Take the example of Pal Joey. Don't know Bewitched? How about one of Rodgers and Hart's standards? Johnny One Note? The Lady is a Tramp? Have You Met Miss Jones? In this case, it's also okay to do Rodgers and Hammerstein. Don't have any Rodgers and Hammerstein? Um... okay... how do I put this nicely? You need to ACQUIRE SOME FOR YOUR FUTURE. It's not like they weren't prolific or anything. But for now, move on to tip #4.
4. Sing the Era
Okay, so you don't have any Rodgers and Hart or Rodgers and Hammerstein, and you still hope to have a future in musical theatre. Let's Google Rodgers and Hart. Wikipedia informs us that Rodgers and Hart worked together until Hart died in 1943. While Wikipedia may be a dubious source in general, we can pretty much assume that little nugget is true. It also tells us that the boys were born near the turn of the century, so assuming they weren't composing at the tender age of 11, we can assume they wrote from roughly the 1920s to the 1940s. Who else was writing for theatre then? (Let's really put that BFA to use!) Did you say Cole Porter? Good!! Jerome Kern? Excellent! I'm so proud. Continue in that vein until you find someone who's written a song that resides within your (three?) audition books.
5. Sing the DIVA.
If someone famously did this role, feel free to sing from that diva (or divo's) famous repertoire. For example, if you have an audition for Idina's role in Wild Party, you can absolutely sing Maureen in Rent. Going back to the Pal Joey example, Elaine Stritch very famously played Gladys in the original Broadway cast while she was understudying Ethel Merman in Call Me Madam down the street. So you could sing some classic Elaine or some classic Ethel. (Be sure to take into account your age here.) Frank Sinatra played Joey in the film version, while Gene Kelly played him on Broadway. Use that. Find a song that Frank or Gene might have sung, and wring it for all it's worth.

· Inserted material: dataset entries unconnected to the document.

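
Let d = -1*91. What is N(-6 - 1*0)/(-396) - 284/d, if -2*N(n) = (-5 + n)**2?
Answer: 21449/6552 ≈ 3.2737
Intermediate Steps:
d = -91
N(n) = -(-5 + n)**2/2
N(-6 - 1*0)/(-396) - 284/d = -(-5 + (-6 - 1*0))**2/2/(-396) - 284/(-91) = -(-5 + (-6 + 0))**2/2*(-1/396) - 284*(-1/91) = -(-5 - 6)**2/2*(-1/396) + 284/91 = -1/2*(-11)**2*(-1/396) + 284/91 = -1/2*121*(-1/396) + 284/91 = -121/2*(-1/396) + 284/91 = 11/72 + 284/91 = 21449/6552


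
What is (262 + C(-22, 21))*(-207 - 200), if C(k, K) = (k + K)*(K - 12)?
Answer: -102971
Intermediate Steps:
C(k, K) = (-12 + K)*(K + k) (C(k, K) = (K + k)*(-12 + K) = (-12 + K)*(K + k))
(262 + C(-22, 21))*(-207 - 200) = (262 + (21**2 - 12*21 - 12*(-22) + 21*(-22)))*(-207 - 200) = (262 + (441 - 252 + 264 - 462))*(-407) = (262 - 9)*(-407) = 253*(-407) = -102971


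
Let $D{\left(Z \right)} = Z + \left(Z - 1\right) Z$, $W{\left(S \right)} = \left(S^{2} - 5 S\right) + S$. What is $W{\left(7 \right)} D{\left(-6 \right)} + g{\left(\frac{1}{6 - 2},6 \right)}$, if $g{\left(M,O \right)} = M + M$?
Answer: $\frac{1513}{2} \approx 756.5$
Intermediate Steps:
$g{\left(M,O \right)} = 2 M$
$W{\left(S \right)} = S^{2} - 4 S$
$D{\left(Z \right)} = Z + Z \left(-1 + Z\right)$ ($D{\left(Z \right)} = Z + \left(-1 + Z\right) Z = Z + Z \left(-1 + Z\right)$)
$W{\left(7 \right)} D{\left(-6 \right)} + g{\left(\frac{1}{6 - 2},6 \right)} = 7 \left(-4 + 7\right) \left(-6\right)^{2} + \frac{2}{6 - 2} = 7 \cdot 3 \cdot 36 + \frac{2}{4} = 21 \cdot 36 + 2 \cdot \frac{1}{4} = 756 + \frac{1}{2} = \frac{1513}{2}$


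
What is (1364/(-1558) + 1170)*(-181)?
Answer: -164845388/779 ≈ -2.1161e+5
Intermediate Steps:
(1364/(-1558) + 1170)*(-181) = (1364*(-1/1558) + 1170)*(-181) = (-682/779 + 1170)*(-181) = (910748/779)*(-181) = -164845388/779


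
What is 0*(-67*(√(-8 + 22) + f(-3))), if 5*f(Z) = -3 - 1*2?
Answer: 0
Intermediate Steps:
f(Z) = -1 (f(Z) = (-3 - 1*2)/5 = (-3 - 2)/5 = (⅕)*(-5) = -1)
0*(-67*(√(-8 + 22) + f(-3))) = 0*(-67*(√(-8 + 22) - 1)) = 0*(-67*(√14 - 1)) = 0*(-67*(-1 + √14)) = 0*(67 - 67*√14) = 0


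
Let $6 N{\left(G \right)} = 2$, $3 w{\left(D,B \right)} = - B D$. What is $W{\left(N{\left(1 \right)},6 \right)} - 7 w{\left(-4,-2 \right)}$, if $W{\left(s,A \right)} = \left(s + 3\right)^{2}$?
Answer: $\frac{268}{9} \approx 29.778$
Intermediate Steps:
$w{\left(D,B \right)} = - \frac{B D}{3}$ ($w{\left(D,B \right)} = \frac{- B D}{3} = \frac{\left(-1\right) B D}{3} = - \frac{B D}{3}$)
$N{\left(G \right)} = \frac{1}{3}$ ($N{\left(G \right)} = \frac{1}{6} \cdot 2 = \frac{1}{3}$)
$W{\left(s,A \right)} = \left(3 + s\right)^{2}$
$W{\left(N{\left(1 \right)},6 \right)} - 7 w{\left(-4,-2 \right)} = \left(3 + \frac{1}{3}\right)^{2} - 7 \left(\left(- \frac{1}{3}\right) \left(-2\right) \left(-4\right)\right) = \left(\frac{10}{3}\right)^{2} - - \frac{56}{3} = \frac{100}{9} + \frac{56}{3} = \frac{268}{9}$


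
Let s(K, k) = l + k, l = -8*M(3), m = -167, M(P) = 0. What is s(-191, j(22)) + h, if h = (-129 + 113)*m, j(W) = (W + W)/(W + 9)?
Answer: 82876/31 ≈ 2673.4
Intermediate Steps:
l = 0 (l = -8*0 = 0)
j(W) = 2*W/(9 + W) (j(W) = (2*W)/(9 + W) = 2*W/(9 + W))
s(K, k) = k (s(K, k) = 0 + k = k)
h = 2672 (h = (-129 + 113)*(-167) = -16*(-167) = 2672)
s(-191, j(22)) + h = 2*22/(9 + 22) + 2672 = 2*22/31 + 2672 = 2*22*(1/31) + 2672 = 44/31 + 2672 = 82876/31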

6. If all else fails, sing your favorite song.
If you've taken the first five steps and still turned up empty handed, fuck it. Sing whatever you love most. Remember, you aren't just auditioning for that one show. You're auditioning for anything else any of the creatives might be doing or will do in the near future. So ultimately it's your job to represent yourself well. It reads when you hate the song, when you're nervous about learning it, or when you don't see yourself in the role. So embrace your talent, love yourself, and show them who you are, not what you think they want.